Cuando en 2019 se anunció el origen del brote del virus SARS-CoV-2 que dio origen a la pandemia del COVID 19, en el Perú se soslayó su gravedad generando lamentables efectos: más de 200 mil fallecidos, pérdida de 6.7 millones de puestos de trabajo, quiebra de 200,000 micro y pequeñas empresas, lo cual contrajo en 11.1% de la economía nacional e incrementó la pobreza a casi un 30%.

Quizás el virus A (H3N2) subclado K que ya llegó al Perú, no tenga esas consecuencias mortales; sin embargo, se estima que es hasta un 56% más contagioso que las cepas anteriores de H3N2, lo cual nos lleva a cuestionarnos sobre la efectividad de nuestro sistema de salud: ¿ha mejorado en los últimos años? ¿contamos con suficientes medicinas, camas hospitalarias, profesionales de la salud a nivel nacional y equipos? ¿se ha reducido la corrupción en los procesos de adquisición? ¿la gerencia es adecuada en todas las instancias de salud? o apelaremos a nuestra capacidad de resiliencia para disimular nuestra indolencia e impericia, consecuencia de otros virus que conviven en nuestra sociedad.

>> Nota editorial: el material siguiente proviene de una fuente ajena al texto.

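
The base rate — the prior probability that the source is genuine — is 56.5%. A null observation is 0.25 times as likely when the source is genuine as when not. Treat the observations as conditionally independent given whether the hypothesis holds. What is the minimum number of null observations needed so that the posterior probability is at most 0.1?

Prior odds: 0.565 ÷ 0.435 = 113/87.
Likelihood ratio per null observation = 0.25.
Target posterior odds = 0.1/0.9 = 1/9.
Require 0.25ⁿ ≤ 1/9 ÷ (113/87) = 29/339.
0.25¹ = 0.25 is still above 29/339 but 0.25² = 0.0625 is at or below it, so n = 2.

2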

Virus que no reconocemos porque justamente nuestra desidia colectiva se ha incrementado, permitiendo que –entre otros– en el último quinquenio la corrupción haya ocasionado más de S/ 120 mil millones, mientras que la inseguridad interna otros S/ 95 mil millones, haciendo que muchas amenazas a la seguridad nacional se hayan convertido en cosa cotidiana y lo veamos como “normal”.

Para revertir esa historia urge que nos vistamos de peruanidad haciendo que nuestra democracia triunfe; y para que así sea –los votantes– tenemos que elegir bien nuestras autoridades y –los partidos políticos– trascender las elecciones fortaleciendo sus capacidades y la calidad de sus miembros, anteponiendo –siempre– los intereses nacionales. ¿Es tan difícil?